In a long-term experiment on zebra finches, the genotype-environment interactions were investigated together with colleagues from England and Australia. In this experiment, two important environmental factors were changed: the availability of food during adolescence development and the acoustic environment, which is important for young males to learn to sing. In order to determine the respective contribution of the genotype and the environmental conditions that are responsible for possible differences in brain and song development, a so-called partial cross-fostering Approach chosen. Half of a clutch is exchanged and pushed under other parents so that half of the eggs in each nest consist of “cuckoo eggs”, so to speak. Thus half of the hatched young birds grew up with their own parents, while the other half was raised by stepparents (Fig. 3). In half of the couples, the amount of grain feed available was restricted by the controlled addition of worthless husks (so-called feed stress). In this way, the parent animals have to spend longer searching for food and have less time to look after and feed the young. In addition, the males have less time to sing, which could affect the vocal development of young males. A food restriction of the parent animals was necessary in order to produce a greater and, above all, controlled variation in the environmental conditions. Apart from the acoustic environment, i.e. the assignment of the young animals to the singing of their own or the stepfather, the remaining, rather unspecific environmental factors such as feeding rates, nest temperature or actual singing activity of the fathers cannot be changed in a controlled manner in the experiment. In fact, the food shortage had an impact on the development of the young animals [8; 9]: Females who were exposed to feed stress during the rearing phase were less active in partner selection trials than females who grew up normally.
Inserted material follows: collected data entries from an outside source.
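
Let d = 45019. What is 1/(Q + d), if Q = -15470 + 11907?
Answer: 1/41456 ≈ 2.4122e-5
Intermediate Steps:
Q = -3563
1/(Q + d) = 1/(-3563 + 45019) = 1/41456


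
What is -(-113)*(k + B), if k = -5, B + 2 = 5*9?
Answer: 4294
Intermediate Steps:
B = 43 (B = -2 + 5*9 = -2 + 45 = 43)
-(-113)*(k + B) = -(-113)*(-5 + 43) = -(-113)*38 = -1*(-4294) = 4294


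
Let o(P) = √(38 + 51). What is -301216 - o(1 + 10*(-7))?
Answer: -301216 - √89 ≈ -3.0123e+5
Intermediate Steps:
o(P) = √89
-301216 - o(1 + 10*(-7)) = -301216 - √89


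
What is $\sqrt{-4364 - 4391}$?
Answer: $i \sqrt{8755} \approx 93.568 i$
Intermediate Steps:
$\sqrt{-4364 - 4391} = \sqrt{-8755} = i \sqrt{8755}$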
However, these females preferred the songs of male zebra finches in the same way as normally reared females.

Effects on vocal and brain structure

In the long-term experiment, a comparison of the blood plasma concentrations of the stress hormone corticosterone initially showed slightly increased values ​​in male and female offspring who grew up under feeding stress conditions. Figure 4 shows the proportions that the genetic origin, the rearing conditions and the interactions between genotype and feed stress contribute to the development of phenotypic variation. These proportions were calculated both by comparing two brothers who grew up in different nests and by comparing fathers and sons.